2007 cumhurbaşkanı seçimi sürecinde, askeri vesayetin baskısı altında Abdullah Gül, Ak Parti tarafından cumhurbaşkanı adayı olarak belirlendi ve seçildi. Bundan sonra cumhurbaşkanı seçim kuralını değiştiren referandumda halk yüzde 70’e yakın bir oranda vesayete karşı tavır aldı.
Gül’ün yedi yıllık görev süresi içinde en az tartışılan cumhurbaşkanlarından biri oldu. Ak Partili olduğunu unutturmaya çalışmadı, ama zaman zaman partisinden farklı tavır almaya da çekinmedi.
Yedi yılık görev süresi dolarken partisi ile partisinin tepesiyle ciddi kırgınlık, kendisinin ikinci kez aday olmasını engelleme girişimi üzerine ortaya çıktı. Bu konu Anayasa Mahkemesi’nin iptal kararıyla çözülünce de tekrar aday olacağı görüntüsünü vermedi.
O dönemde en çok konuşulan konulardan biri Putin-Medvedev formülüydü. Bu formül kabul görseydi, Ak Parti’nin birinci ve ikinci isimleri yer değiştirerek birlikte yönetme sistemi kuracaklardı. Bu konudaki beklenti Ak Parti’nin dışında da oldukça yaygındı. Erdoğan karşıtı çevrelerin de o günlerde bu formülü desteklediklerine de kuşku yok, ama bunu “zayıf halka” bakışıyla görmenin haksızlığına da kuşku yok.
Abdullah Gül’ün Ak Parti’nin tepesi için bir “seçenek” olup olmayacağı hafta sonu yapılan kongreye kadar bir merak konusuydu.
“Seçenek” olarak var olduğunu ve partisinin içinde olduğu göstermesi için önce kongreye gitmesi gerekiyordu, ama Abdullah Gül kongreye gitmedi, bir siyasi mesaj göndermekle yetindi.
Siyasette seçenekler olması, belli görevler için rekabet olması her zaman canlandırıcı ve tartışma alanları yaratan bir durumdur. Ak Parti son kongreye de seçeneksiz ve tartışmasız girmiş oldu. Bu yüzden de küçük cümlelerden, küçük hamlelerden büyük sonuçlar çıkarılmaya çalışılıyor. Ama şu da gerçek ki, Ak Parti’nin 7 Haziran seçimi sonuçlarıyla ilgili tahlil ve özeleştirisini bilmiyoruz. Yine bazı beyanlardan bir takım sonuçlar çıkarmaya çalışıyoruz.

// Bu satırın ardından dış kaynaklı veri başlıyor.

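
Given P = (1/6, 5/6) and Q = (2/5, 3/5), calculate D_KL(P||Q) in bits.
0.1844 bits

KL divergence: D_KL(P||Q) = Σ p(x) log(p(x)/q(x))

Computing term by term:
  x=0: 1/6 × log_2[(1/6)/(2/5)] = 1/6 × -1.2630 = -0.2105
  x=1: 5/6 × log_2[(5/6)/(3/5)] = 5/6 × 0.4739 = 0.3949

D_KL(P||Q) = 0.1844 bits

Note: KL divergence is always non-negative and equals 0 iff P = Q.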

Siyasette bazen sadece emekli olmamak bile bir görev ve sorumluluğu yerine getirmek anlamına gelir. Abdullah Gül’ün de siyasete var olduğunu göstermesi bile belli bir siyasi sorumluluğun ifadesi olacaktı, olabilirdi.
Aynı şekilde Bülent Arınç, Ali Babacan gibi isimlerin de tekrar milletvekili adayı olmaları aynı görev ve sorumluluk mantığının gereği olarak görülmelidir.
Elbette bunlara “kişisel tercih” noktasından bakarak saygı göstermek gerektiği de söylenebilir, ama Abdullah Gül’ün emekliliği çok erken olmuştur.